The greater detail due to be set out in guidance on primary care groups within a matter of weeks - and reported in HSJ's news pages this week - suggests that ministers and civil servants have listened and taken on board many of the concerns voiced by the NHS (see News, page 2).
Around half of the entire document is devoted to ensuring that PCGs can be held to account financially and organisationally. For all that health authorities will have little more than a token presence on PCG boards, there will be other strong controls. PCG chairs will be answerable to the chief executive of their HA, who in turn will remain the accountable officer for every PCG in their area; schemes to delegate financial authority to PCGs will have to be explicit about the responsibilities they entail; and each PCG will be required to reach an annual accountability agreement with its HA, and to publish details of how that agreement worked in practice in an annual accountability report.
All of this is good news. So, too, is the promise that PCG boards will be able to broaden their membership by co-opting, among others, finance and public health managers. The three-year limit on board membership, too, is a sensible constraint which should help prevent boards being dominated by cliques, while the commitment to ensure PCG boards meet in public is more than welcome - for all that we should expect no less.
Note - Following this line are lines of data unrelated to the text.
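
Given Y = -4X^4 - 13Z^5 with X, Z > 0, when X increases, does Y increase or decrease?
Y decreases

Taking the partial derivative:
∂Y/∂X = -16X^3

∂Y/∂X = -16X^3 < 0 (assuming positive values)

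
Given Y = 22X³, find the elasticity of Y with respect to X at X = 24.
Elasticity = 3

Elasticity = (dY/dX) · (X/Y)

dY/dX = 66·X²
At X = 24: dY/dX = 38016, Y = 304128

Elasticity = 38016 · (24 / 304128) = 3

Interpretation: for a small percentage change in X, the percentage change in Y is approximately 3.00 times as large.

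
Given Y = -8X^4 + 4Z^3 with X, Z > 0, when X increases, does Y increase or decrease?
Y decreases

Taking the partial derivative:
∂Y/∂X = -32X^3

∂Y/∂X = -32X^3 < 0 (assuming positive values)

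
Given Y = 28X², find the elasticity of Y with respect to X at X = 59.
Elasticity = 2

Elasticity = (dY/dX) · (X/Y)

dY/dX = 56·X
At X = 59: dY/dX = 3304, Y = 97468

Elasticity = 3304 · (59 / 97468) = 2

Interpretation: for a small percentage change in X, the percentage change in Y is approximately 2.00 times as large.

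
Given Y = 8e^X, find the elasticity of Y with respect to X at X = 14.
Elasticity = 14

Elasticity = (dY/dX) · (X/Y)

dY/dX = 8·e^X
At X = 14: dY/dX = 8·e^14, Y = 8·e^14

Elasticity = (8·e^14) · (14 / (8·e^14)) = 14

Interpretation: for a small percentage change in X, the percentage change in Y is approximately 14.00 times as large.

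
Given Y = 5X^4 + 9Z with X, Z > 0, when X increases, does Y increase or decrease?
Y increases

Taking the partial derivative:
∂Y/∂X = 20X^3

∂Y/∂X = 20X^3 > 0 (assuming positive values)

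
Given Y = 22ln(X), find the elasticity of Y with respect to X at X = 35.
Elasticity = 1/ln(35) ≈ 0.2813

Elasticity = (dY/dX) · (X/Y)

dY/dX = 22/X
At X = 35: dY/dX = 22/35, Y = 22·ln(35)

Elasticity = (22/35) · (35 / (22·ln(35))) = 1/ln(35) ≈ 0.2813

Interpretation: for a small percentage change in X, the percentage change in Y is approximately 0.28 times as large.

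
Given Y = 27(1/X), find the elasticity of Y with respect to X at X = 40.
Elasticity = -1

Elasticity = (dY/dX) · (X/Y)

dY/dX = -27/X²
At X = 40: dY/dX = -27/1600, Y = 27/40

Elasticity = (-27/1600) · (40 / (27/40)) = -1

Interpretation: for a small percentage change in X, the percentage change in Y is approximately -1.00 times as large.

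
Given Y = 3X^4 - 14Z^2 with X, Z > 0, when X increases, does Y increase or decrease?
Y increases

Taking the partial derivative:
∂Y/∂X = 12X^3

∂Y/∂X = 12X^3 > 0 (assuming positive values)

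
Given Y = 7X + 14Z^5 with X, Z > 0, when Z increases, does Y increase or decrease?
Y increases

Taking the partial derivative:
∂Y/∂Z = 70Z^4

∂Y/∂Z = 70Z^4 > 0 (assuming positive values)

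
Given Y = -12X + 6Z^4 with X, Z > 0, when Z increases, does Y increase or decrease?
Y increases

Taking the partial derivative:
∂Y/∂Z = 24Z^3

∂Y/∂Z = 24Z^3 > 0 (assuming positive values)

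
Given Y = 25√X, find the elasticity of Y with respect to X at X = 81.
Elasticity = 1/2

Elasticity = (dY/dX) · (X/Y)

dY/dX = 25/(2·√X)
At X = 81: dY/dX = 25/18, Y = 225

Elasticity = (25/18) · (81 / 225) = 1/2

Interpretation: for a small percentage change in X, the percentage change in Y is approximately 0.50 times as large.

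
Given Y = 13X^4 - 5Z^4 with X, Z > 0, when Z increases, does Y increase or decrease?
Y decreases

Taking the partial derivative:
∂Y/∂Z = -20Z^3

∂Y/∂Z = -20Z^3 < 0 (assuming positive values)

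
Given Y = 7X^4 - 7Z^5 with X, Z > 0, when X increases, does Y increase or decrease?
Y increases

Taking the partial derivative:
∂Y/∂X = 28X^3

∂Y/∂X = 28X^3 > 0 (assuming positive values)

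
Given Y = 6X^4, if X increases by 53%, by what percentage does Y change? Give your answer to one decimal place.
448.0%

For Y = 6X^4:
If X → X(1 + 0.53)
Then Y → Y · (1 + 0.53)^4
     ≈ Y · 5.4798

Percentage change = ((1 + 0.53)^4 − 1) × 100% ≈ 448.0%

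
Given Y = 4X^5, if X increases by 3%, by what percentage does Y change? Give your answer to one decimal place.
15.9%

For Y = 4X^5:
If X → X(1 + 0.03)
Then Y → Y · (1 + 0.03)^5
     ≈ Y · 1.1593

Percentage change = ((1 + 0.03)^5 − 1) × 100% ≈ 15.9%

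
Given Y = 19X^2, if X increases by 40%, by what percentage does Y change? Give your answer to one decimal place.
96.0%

For Y = 19X^2:
If X → X(1 + 0.4)
Then Y → Y · (1 + 0.4)^2
     = Y · 1.9600

Percentage change = ((1 + 0.4)^2 − 1) × 100% = 96.0%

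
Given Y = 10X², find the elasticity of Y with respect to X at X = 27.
Elasticity = 2

Elasticity = (dY/dX) · (X/Y)

dY/dX = 20·X
At X = 27: dY/dX = 540, Y = 7290

Elasticity = 540 · (27 / 7290) = 2

Interpretation: for a small percentage change in X, the percentage change in Y is approximately 2.00 times as large.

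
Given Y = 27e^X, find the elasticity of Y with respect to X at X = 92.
Elasticity = 92

Elasticity = (dY/dX) · (X/Y)

dY/dX = 27·e^X
At X = 92: dY/dX = 27·e^92, Y = 27·e^92

Elasticity = (27·e^92) · (92 / (27·e^92)) = 92

Interpretation: for a small percentage change in X, the percentage change in Y is approximately 92.00 times as large.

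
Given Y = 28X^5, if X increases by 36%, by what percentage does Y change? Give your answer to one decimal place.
365.3%

For Y = 28X^5:
If X → X(1 + 0.36)
Then Y → Y · (1 + 0.36)^5
     ≈ Y · 4.6526

Percentage change = ((1 + 0.36)^5 − 1) × 100% ≈ 365.3%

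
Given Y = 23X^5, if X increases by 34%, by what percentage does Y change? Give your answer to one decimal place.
332.0%

For Y = 23X^5:
If X → X(1 + 0.34)
Then Y → Y · (1 + 0.34)^5
     ≈ Y · 4.3204

Percentage change = ((1 + 0.34)^5 − 1) × 100% ≈ 332.0%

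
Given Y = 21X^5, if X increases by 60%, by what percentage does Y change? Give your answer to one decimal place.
948.6%

For Y = 21X^5:
If X → X(1 + 0.6)
Then Y → Y · (1 + 0.6)^5
     ≈ Y · 10.4858

Percentage change = ((1 + 0.6)^5 − 1) × 100% ≈ 948.6%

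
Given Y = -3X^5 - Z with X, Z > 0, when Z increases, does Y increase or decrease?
Y decreases

Taking the partial derivative:
∂Y/∂Z = -1

∂Y/∂Z = -1 < 0 (assuming positive values)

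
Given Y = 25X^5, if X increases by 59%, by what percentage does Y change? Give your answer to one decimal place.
916.2%

For Y = 25X^5:
If X → X(1 + 0.59)
Then Y → Y · (1 + 0.59)^5
     ≈ Y · 10.1622

Percentage change = ((1 + 0.59)^5 − 1) × 100% ≈ 916.2%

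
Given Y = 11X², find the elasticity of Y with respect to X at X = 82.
Elasticity = 2

Elasticity = (dY/dX) · (X/Y)

dY/dX = 22·X
At X = 82: dY/dX = 1804, Y = 73964

Elasticity = 1804 · (82 / 73964) = 2

Interpretation: for a small percentage change in X, the percentage change in Y is approximately 2.00 times as large.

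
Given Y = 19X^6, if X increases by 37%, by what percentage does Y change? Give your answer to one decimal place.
561.2%

For Y = 19X^6:
If X → X(1 + 0.37)
Then Y → Y · (1 + 0.37)^6
     ≈ Y · 6.6119

Percentage change = ((1 + 0.37)^6 − 1) × 100% ≈ 561.2%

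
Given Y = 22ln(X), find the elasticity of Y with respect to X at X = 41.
Elasticity = 1/ln(41) ≈ 0.2693

Elasticity = (dY/dX) · (X/Y)

dY/dX = 22/X
At X = 41: dY/dX = 22/41, Y = 22·ln(41)

Elasticity = (22/41) · (41 / (22·ln(41))) = 1/ln(41) ≈ 0.2693

Interpretation: for a small percentage change in X, the percentage change in Y is approximately 0.27 times as large.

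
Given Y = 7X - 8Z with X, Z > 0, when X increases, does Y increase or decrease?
Y increases

Taking the partial derivative:
∂Y/∂X = 7

∂Y/∂X = 7 > 0 (assuming positive values)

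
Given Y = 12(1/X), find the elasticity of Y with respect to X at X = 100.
Elasticity = -1

Elasticity = (dY/dX) · (X/Y)

dY/dX = -12/X²
At X = 100: dY/dX = -3/2500, Y = 3/25

Elasticity = (-3/2500) · (100 / (3/25)) = -1

Interpretation: for a small percentage change in X, the percentage change in Y is approximately -1.00 times as large.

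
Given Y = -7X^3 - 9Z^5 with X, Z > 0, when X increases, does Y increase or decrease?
Y decreases

Taking the partial derivative:
∂Y/∂X = -21X^2

∂Y/∂X = -21X^2 < 0 (assuming positive values)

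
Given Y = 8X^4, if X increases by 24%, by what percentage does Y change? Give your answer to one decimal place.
136.4%

For Y = 8X^4:
If X → X(1 + 0.24)
Then Y → Y · (1 + 0.24)^4
     ≈ Y · 2.3642

Percentage change = ((1 + 0.24)^4 − 1) × 100% ≈ 136.4%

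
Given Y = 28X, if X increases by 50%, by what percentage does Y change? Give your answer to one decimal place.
50.0%

For Y = 28X:
If X → X(1 + 0.5)
Then Y → Y · (1 + 0.5)^1
     = Y · 1.5000

Percentage change = ((1 + 0.5)^1 − 1) × 100% = 50.0%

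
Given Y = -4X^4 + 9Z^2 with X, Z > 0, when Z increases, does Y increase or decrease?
Y increases

Taking the partial derivative:
∂Y/∂Z = 18Z

∂Y/∂Z = 18Z > 0 (assuming positive values)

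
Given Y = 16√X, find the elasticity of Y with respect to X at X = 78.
Elasticity = 1/2

Elasticity = (dY/dX) · (X/Y)

dY/dX = 8/√X
At X = 78: dY/dX = 4·√78/39, Y = 16·√78

Elasticity = (4·√78/39) · (78 / (16·√78)) = 1/2

Interpretation: for a small percentage change in X, the percentage change in Y is approximately 0.50 times as large.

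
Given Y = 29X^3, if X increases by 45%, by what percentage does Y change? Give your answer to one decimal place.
204.9%

For Y = 29X^3:
If X → X(1 + 0.45)
Then Y → Y · (1 + 0.45)^3
     ≈ Y · 3.0486

Percentage change = ((1 + 0.45)^3 − 1) × 100% ≈ 204.9%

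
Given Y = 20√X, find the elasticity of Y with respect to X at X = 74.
Elasticity = 1/2

Elasticity = (dY/dX) · (X/Y)

dY/dX = 10/√X
At X = 74: dY/dX = 5·√74/37, Y = 20·√74

Elasticity = (5·√74/37) · (74 / (20·√74)) = 1/2

Interpretation: for a small percentage change in X, the percentage change in Y is approximately 0.50 times as large.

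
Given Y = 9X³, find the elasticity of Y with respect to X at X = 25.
Elasticity = 3

Elasticity = (dY/dX) · (X/Y)

dY/dX = 27·X²
At X = 25: dY/dX = 16875, Y = 140625

Elasticity = 16875 · (25 / 140625) = 3

Interpretation: for a small percentage change in X, the percentage change in Y is approximately 3.00 times as large.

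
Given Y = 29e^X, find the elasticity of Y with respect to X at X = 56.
Elasticity = 56

Elasticity = (dY/dX) · (X/Y)

dY/dX = 29·e^X
At X = 56: dY/dX = 29·e^56, Y = 29·e^56

Elasticity = (29·e^56) · (56 / (29·e^56)) = 56

Interpretation: for a small percentage change in X, the percentage change in Y is approximately 56.00 times as large.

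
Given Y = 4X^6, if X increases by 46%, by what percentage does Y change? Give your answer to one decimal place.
868.5%

For Y = 4X^6:
If X → X(1 + 0.46)
Then Y → Y · (1 + 0.46)^6
     ≈ Y · 9.6854

Percentage change = ((1 + 0.46)^6 − 1) × 100% ≈ 868.5%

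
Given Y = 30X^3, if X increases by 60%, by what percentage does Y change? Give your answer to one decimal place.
309.6%

For Y = 30X^3:
If X → X(1 + 0.6)
Then Y → Y · (1 + 0.6)^3
     = Y · 4.0960

Percentage change = ((1 + 0.6)^3 − 1) × 100% = 309.6%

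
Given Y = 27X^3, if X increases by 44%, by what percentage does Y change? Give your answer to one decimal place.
198.6%

For Y = 27X^3:
If X → X(1 + 0.44)
Then Y → Y · (1 + 0.44)^3
     ≈ Y · 2.9860

Percentage change = ((1 + 0.44)^3 − 1) × 100% ≈ 198.6%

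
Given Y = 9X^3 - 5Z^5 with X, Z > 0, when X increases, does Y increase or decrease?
Y increases

Taking the partial derivative:
∂Y/∂X = 27X^2

∂Y/∂X = 27X^2 > 0 (assuming positive values)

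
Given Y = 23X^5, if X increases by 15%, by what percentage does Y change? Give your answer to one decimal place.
101.1%

For Y = 23X^5:
If X → X(1 + 0.15)
Then Y → Y · (1 + 0.15)^5
     ≈ Y · 2.0114

Percentage change = ((1 + 0.15)^5 − 1) × 100% ≈ 101.1%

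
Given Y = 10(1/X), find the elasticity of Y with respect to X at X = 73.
Elasticity = -1

Elasticity = (dY/dX) · (X/Y)

dY/dX = -10/X²
At X = 73: dY/dX = -10/5329, Y = 10/73

Elasticity = (-10/5329) · (73 / (10/73)) = -1

Interpretation: for a small percentage change in X, the percentage change in Y is approximately -1.00 times as large.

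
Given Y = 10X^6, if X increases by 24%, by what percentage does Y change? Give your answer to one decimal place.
263.5%

For Y = 10X^6:
If X → X(1 + 0.24)
Then Y → Y · (1 + 0.24)^6
     ≈ Y · 3.6352

Percentage change = ((1 + 0.24)^6 − 1) × 100% ≈ 263.5%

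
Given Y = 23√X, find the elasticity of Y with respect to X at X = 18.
Elasticity = 1/2

Elasticity = (dY/dX) · (X/Y)

dY/dX = 23/(2·√X)
At X = 18: dY/dX = 23·√2/12, Y = 69·√2

Elasticity = (23·√2/12) · (18 / (69·√2)) = 1/2

Interpretation: for a small percentage change in X, the percentage change in Y is approximately 0.50 times as large.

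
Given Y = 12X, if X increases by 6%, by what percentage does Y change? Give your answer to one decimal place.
6.0%

For Y = 12X:
If X → X(1 + 0.06)
Then Y → Y · (1 + 0.06)^1
     = Y · 1.0600

Percentage change = ((1 + 0.06)^1 − 1) × 100% = 6.0%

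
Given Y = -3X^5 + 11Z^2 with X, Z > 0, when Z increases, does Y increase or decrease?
Y increases

Taking the partial derivative:
∂Y/∂Z = 22Z

∂Y/∂Z = 22Z > 0 (assuming positive values)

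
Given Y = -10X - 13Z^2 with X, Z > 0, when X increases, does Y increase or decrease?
Y decreases

Taking the partial derivative:
∂Y/∂X = -10

∂Y/∂X = -10 < 0 (assuming positive values)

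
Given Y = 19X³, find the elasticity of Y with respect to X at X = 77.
Elasticity = 3

Elasticity = (dY/dX) · (X/Y)

dY/dX = 57·X²
At X = 77: dY/dX = 337953, Y = 8674127

Elasticity = 337953 · (77 / 8674127) = 3

Interpretation: for a small percentage change in X, the percentage change in Y is approximately 3.00 times as large.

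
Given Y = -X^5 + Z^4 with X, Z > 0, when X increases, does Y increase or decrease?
Y decreases

Taking the partial derivative:
∂Y/∂X = -5X^4

∂Y/∂X = -5X^4 < 0 (assuming positive values)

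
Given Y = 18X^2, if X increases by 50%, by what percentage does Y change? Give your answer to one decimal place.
125.0%

For Y = 18X^2:
If X → X(1 + 0.5)
Then Y → Y · (1 + 0.5)^2
     = Y · 2.2500

Percentage change = ((1 + 0.5)^2 − 1) × 100% = 125.0%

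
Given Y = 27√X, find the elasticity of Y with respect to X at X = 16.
Elasticity = 1/2

Elasticity = (dY/dX) · (X/Y)

dY/dX = 27/(2·√X)
At X = 16: dY/dX = 27/8, Y = 108

Elasticity = (27/8) · (16 / 108) = 1/2

Interpretation: for a small percentage change in X, the percentage change in Y is approximately 0.50 times as large.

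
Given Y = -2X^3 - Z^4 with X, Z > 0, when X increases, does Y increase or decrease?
Y decreases

Taking the partial derivative:
∂Y/∂X = -6X^2

∂Y/∂X = -6X^2 < 0 (assuming positive values)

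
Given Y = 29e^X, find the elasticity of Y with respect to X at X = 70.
Elasticity = 70

Elasticity = (dY/dX) · (X/Y)

dY/dX = 29·e^X
At X = 70: dY/dX = 29·e^70, Y = 29·e^70

Elasticity = (29·e^70) · (70 / (29·e^70)) = 70

Interpretation: for a small percentage change in X, the percentage change in Y is approximately 70.00 times as large.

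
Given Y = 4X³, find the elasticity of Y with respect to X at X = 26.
Elasticity = 3

Elasticity = (dY/dX) · (X/Y)

dY/dX = 12·X²
At X = 26: dY/dX = 8112, Y = 70304

Elasticity = 8112 · (26 / 70304) = 3

Interpretation: for a small percentage change in X, the percentage change in Y is approximately 3.00 times as large.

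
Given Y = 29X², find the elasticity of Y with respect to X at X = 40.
Elasticity = 2

Elasticity = (dY/dX) · (X/Y)

dY/dX = 58·X
At X = 40: dY/dX = 2320, Y = 46400

Elasticity = 2320 · (40 / 46400) = 2

Interpretation: for a small percentage change in X, the percentage change in Y is approximately 2.00 times as large.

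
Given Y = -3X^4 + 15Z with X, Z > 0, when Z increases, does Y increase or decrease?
Y increases

Taking the partial derivative:
∂Y/∂Z = 15

∂Y/∂Z = 15 > 0 (assuming positive values)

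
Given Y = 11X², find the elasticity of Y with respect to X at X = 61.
Elasticity = 2

Elasticity = (dY/dX) · (X/Y)

dY/dX = 22·X
At X = 61: dY/dX = 1342, Y = 40931

Elasticity = 1342 · (61 / 40931) = 2

Interpretation: for a small percentage change in X, the percentage change in Y is approximately 2.00 times as large.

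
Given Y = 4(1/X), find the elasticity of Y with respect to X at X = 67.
Elasticity = -1

Elasticity = (dY/dX) · (X/Y)

dY/dX = -4/X²
At X = 67: dY/dX = -4/4489, Y = 4/67

Elasticity = (-4/4489) · (67 / (4/67)) = -1

Interpretation: for a small percentage change in X, the percentage change in Y is approximately -1.00 times as large.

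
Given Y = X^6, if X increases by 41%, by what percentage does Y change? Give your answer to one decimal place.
685.8%

For Y = X^6:
If X → X(1 + 0.41)
Then Y → Y · (1 + 0.41)^6
     ≈ Y · 7.8580

Percentage change = ((1 + 0.41)^6 − 1) × 100% ≈ 685.8%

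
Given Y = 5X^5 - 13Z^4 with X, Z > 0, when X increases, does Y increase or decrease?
Y increases

Taking the partial derivative:
∂Y/∂X = 25X^4

∂Y/∂X = 25X^4 > 0 (assuming positive values)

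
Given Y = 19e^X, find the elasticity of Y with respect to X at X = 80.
Elasticity = 80

Elasticity = (dY/dX) · (X/Y)

dY/dX = 19·e^X
At X = 80: dY/dX = 19·e^80, Y = 19·e^80

Elasticity = (19·e^80) · (80 / (19·e^80)) = 80

Interpretation: for a small percentage change in X, the percentage change in Y is approximately 80.00 times as large.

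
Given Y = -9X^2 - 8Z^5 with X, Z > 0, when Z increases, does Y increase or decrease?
Y decreases

Taking the partial derivative:
∂Y/∂Z = -40Z^4

∂Y/∂Z = -40Z^4 < 0 (assuming positive values)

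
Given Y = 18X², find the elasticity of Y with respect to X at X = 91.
Elasticity = 2

Elasticity = (dY/dX) · (X/Y)

dY/dX = 36·X
At X = 91: dY/dX = 3276, Y = 149058

Elasticity = 3276 · (91 / 149058) = 2

Interpretation: for a small percentage change in X, the percentage change in Y is approximately 2.00 times as large.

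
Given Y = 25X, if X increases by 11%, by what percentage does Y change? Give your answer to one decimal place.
11.0%

For Y = 25X:
If X → X(1 + 0.11)
Then Y → Y · (1 + 0.11)^1
     = Y · 1.1100

Percentage change = ((1 + 0.11)^1 − 1) × 100% = 11.0%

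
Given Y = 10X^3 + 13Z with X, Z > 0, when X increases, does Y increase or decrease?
Y increases

Taking the partial derivative:
∂Y/∂X = 30X^2

∂Y/∂X = 30X^2 > 0 (assuming positive values)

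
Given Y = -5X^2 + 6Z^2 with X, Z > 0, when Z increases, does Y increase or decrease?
Y increases

Taking the partial derivative:
∂Y/∂Z = 12Z

∂Y/∂Z = 12Z > 0 (assuming positive values)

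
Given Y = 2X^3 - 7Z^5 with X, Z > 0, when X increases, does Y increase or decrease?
Y increases

Taking the partial derivative:
∂Y/∂X = 6X^2

∂Y/∂X = 6X^2 > 0 (assuming positive values)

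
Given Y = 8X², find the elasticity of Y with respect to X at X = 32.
Elasticity = 2

Elasticity = (dY/dX) · (X/Y)

dY/dX = 16·X
At X = 32: dY/dX = 512, Y = 8192

Elasticity = 512 · (32 / 8192) = 2

Interpretation: for a small percentage change in X, the percentage change in Y is approximately 2.00 times as large.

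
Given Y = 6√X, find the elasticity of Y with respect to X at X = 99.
Elasticity = 1/2

Elasticity = (dY/dX) · (X/Y)

dY/dX = 3/√X
At X = 99: dY/dX = √11/11, Y = 18·√11

Elasticity = (√11/11) · (99 / (18·√11)) = 1/2

Interpretation: for a small percentage change in X, the percentage change in Y is approximately 0.50 times as large.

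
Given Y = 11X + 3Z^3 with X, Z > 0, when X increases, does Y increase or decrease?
Y increases

Taking the partial derivative:
∂Y/∂X = 11

∂Y/∂X = 11 > 0 (assuming positive values)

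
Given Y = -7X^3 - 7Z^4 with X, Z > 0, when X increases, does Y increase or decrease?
Y decreases

Taking the partial derivative:
∂Y/∂X = -21X^2

∂Y/∂X = -21X^2 < 0 (assuming positive values)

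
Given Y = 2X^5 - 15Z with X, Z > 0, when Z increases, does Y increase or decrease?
Y decreases

Taking the partial derivative:
∂Y/∂Z = -15

∂Y/∂Z = -15 < 0 (assuming positive values)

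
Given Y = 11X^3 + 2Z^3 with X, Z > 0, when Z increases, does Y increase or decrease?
Y increases

Taking the partial derivative:
∂Y/∂Z = 6Z^2

∂Y/∂Z = 6Z^2 > 0 (assuming positive values)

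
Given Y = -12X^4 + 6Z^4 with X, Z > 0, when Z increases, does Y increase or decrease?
Y increases

Taking the partial derivative:
∂Y/∂Z = 24Z^3

∂Y/∂Z = 24Z^3 > 0 (assuming positive values)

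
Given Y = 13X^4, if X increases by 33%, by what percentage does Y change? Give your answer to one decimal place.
212.9%

For Y = 13X^4:
If X → X(1 + 0.33)
Then Y → Y · (1 + 0.33)^4
     ≈ Y · 3.1290

Percentage change = ((1 + 0.33)^4 − 1) × 100% ≈ 212.9%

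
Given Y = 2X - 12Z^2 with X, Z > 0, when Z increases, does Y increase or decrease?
Y decreases

Taking the partial derivative:
∂Y/∂Z = -24Z

∂Y/∂Z = -24Z < 0 (assuming positive values)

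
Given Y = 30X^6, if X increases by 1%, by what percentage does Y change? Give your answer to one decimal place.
6.2%

For Y = 30X^6:
If X → X(1 + 0.01)
Then Y → Y · (1 + 0.01)^6
     ≈ Y · 1.0615

Percentage change = ((1 + 0.01)^6 − 1) × 100% ≈ 6.2%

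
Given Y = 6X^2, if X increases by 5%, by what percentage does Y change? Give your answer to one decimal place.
10.3%

For Y = 6X^2:
If X → X(1 + 0.05)
Then Y → Y · (1 + 0.05)^2
     = Y · 1.1025

Percentage change = ((1 + 0.05)^2 − 1) × 100% ≈ 10.3%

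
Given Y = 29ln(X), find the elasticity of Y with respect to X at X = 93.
Elasticity = 1/ln(93) ≈ 0.2206

Elasticity = (dY/dX) · (X/Y)

dY/dX = 29/X
At X = 93: dY/dX = 29/93, Y = 29·ln(93)

Elasticity = (29/93) · (93 / (29·ln(93))) = 1/ln(93) ≈ 0.2206

Interpretation: for a small percentage change in X, the percentage change in Y is approximately 0.22 times as large.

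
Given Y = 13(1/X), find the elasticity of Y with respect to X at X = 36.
Elasticity = -1

Elasticity = (dY/dX) · (X/Y)

dY/dX = -13/X²
At X = 36: dY/dX = -13/1296, Y = 13/36

Elasticity = (-13/1296) · (36 / (13/36)) = -1

Interpretation: for a small percentage change in X, the percentage change in Y is approximately -1.00 times as large.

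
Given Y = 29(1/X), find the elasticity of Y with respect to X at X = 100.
Elasticity = -1

Elasticity = (dY/dX) · (X/Y)

dY/dX = -29/X²
At X = 100: dY/dX = -29/10000, Y = 29/100

Elasticity = (-29/10000) · (100 / (29/100)) = -1

Interpretation: for a small percentage change in X, the percentage change in Y is approximately -1.00 times as large.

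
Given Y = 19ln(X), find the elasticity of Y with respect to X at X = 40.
Elasticity = 1/ln(40) ≈ 0.2711

Elasticity = (dY/dX) · (X/Y)

dY/dX = 19/X
At X = 40: dY/dX = 19/40, Y = 19·ln(40)

Elasticity = (19/40) · (40 / (19·ln(40))) = 1/ln(40) ≈ 0.2711

Interpretation: for a small percentage change in X, the percentage change in Y is approximately 0.27 times as large.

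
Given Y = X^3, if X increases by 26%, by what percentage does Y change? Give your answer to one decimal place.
100.0%

For Y = X^3:
If X → X(1 + 0.26)
Then Y → Y · (1 + 0.26)^3
     ≈ Y · 2.0004

Percentage change = ((1 + 0.26)^3 − 1) × 100% ≈ 100.0%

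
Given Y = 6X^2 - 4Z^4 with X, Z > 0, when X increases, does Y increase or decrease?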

But does it go far enough - and how will the other anomalies thrown up by the guidance be dealt with? Perhaps not surprisingly, co-opted members will not be allowed a vote - will groups such as the professions allied to medicine who have shouted so loudly at their exclusion be satisfied with the right to comment from the sidelines? Why, when HAs must make do with a single non-executive member on PCG boards, will social services be expected to nominate an operational manager rather than elected councillor? And is it in any event realistic to expect HA non-executives to find the additional time all this will entail when no one has so far suggested that their duties do not currently fill the time for which they are paid?
Will PCG board members elected by constituencies made up of doctors, nurses and other practice staff really be able to commit themselves to the 'corporate approach' required both by common sense and the guidance document? There will certainly be times when the tension between the two becomes simply unmanageable - and those times will undoubtedly be precisely when the need for a strong corporate approach is most necessary. The spectacle of GPs leaping overboard, either individually or collectively, at the first sign of financial problems is likely to become a regular feature of the New NHS.
There must be some concern, too, that the model standing financial instructions and standing orders to be issued later this year will not be mandatory. If messy disputes about probity and financial control are to be minimised, the rules should be as prescriptive as it is possible to be. Surely that lesson, at least, of the buccaneering and under-regulated early 1990s has not been forgotten already.
If health minister Alan Milburn's by now infamous letter to the British Medical Association ceding control of PCGs to the doctors represented the headline message, then this circular sets out the small print. It contains the previously unspoken caveats which simultaneously make the BMA's victory more palatable to the rest of the NHS and less 'liberating' for the doctors than their negotiators might have hoped.
It provides answers to questions that that agreement raised, while itself raising further uncertainties.
But assuming there is no major change in the content of the circular between now and its official publication, it takes a considerable step towards making PCGs a workable proposition.